I agree, but you have to understand McTag that, for American conservative thinkers (oops, is that an oxymoron or what?), it is only the principles and actions of the right that matter, no matter what the issue or it's locale. (They also own the meaning of the word "conservative" so you'll just have to adjust, I'm sure Mr. Rove was quite non-plused over someone else using the term incorrectly.) Laughing

Meanwhile, back at the ranch, regarding the 'insubstantial' connections between Iraq and al Queda: the Bush administration continues to point to these brushs with each other as somehow important, even to using them as a reason (now, the one remaining reason) for going to war in Iraq. The bald-faced connections between Saudi Arabian nationals and al Queda, the open communication between terrorists and the Iranian government (to say nothing about it's illegal efforts to create a nuclear weapons program AND the Iranian involvement in brokering weapons technology for Libya through North Korea) get nothing but frowns from George and Company.
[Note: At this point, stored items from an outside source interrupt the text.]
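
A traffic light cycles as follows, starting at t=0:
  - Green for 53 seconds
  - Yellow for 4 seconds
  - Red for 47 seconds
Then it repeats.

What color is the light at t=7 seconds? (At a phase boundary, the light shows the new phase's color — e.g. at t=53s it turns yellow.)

Answer: green

Derivation:
Cycle length = 53 + 4 + 47 = 104s
t = 7, phase_t = 7 mod 104 = 7
7 < 53 (green end) → GREEN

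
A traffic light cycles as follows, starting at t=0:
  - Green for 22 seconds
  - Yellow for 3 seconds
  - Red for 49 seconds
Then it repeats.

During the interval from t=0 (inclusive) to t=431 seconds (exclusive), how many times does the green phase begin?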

The rest of the world scratches it's head in amazement as the Bush obsessive myopia on Iraq-as-villain turns America's focus away from the war on terror and onto this mis-adventure in the sand.

Historians will no doubt agree that there was a lofty ideal in the American actions -the insertion of a democracy into the middle of the Middle East- but they will wonder at how it proceeded without an inking of a large world view being taken into consideration and the consequences it yielded for the war on terror.

Joe
0 Replies
 
McTag
 
  1  
Reply Sun 29 Aug, 2004 06:48 am
If Donald Rumsfeld ever had the notion he should insert a democracy into the Middle East, then that came long after the notion that he should bolster the position of Saddam the dictator, which he did for many years.

And that's a very big "if", in my book.
0 Replies
 
Joe Nation
 
  1  
Reply Sun 29 Aug, 2004 06:54 am
This is a big chess game to these guys, Wolfowitz, Luti, Perle, they just keep forgettin there are more than just two players.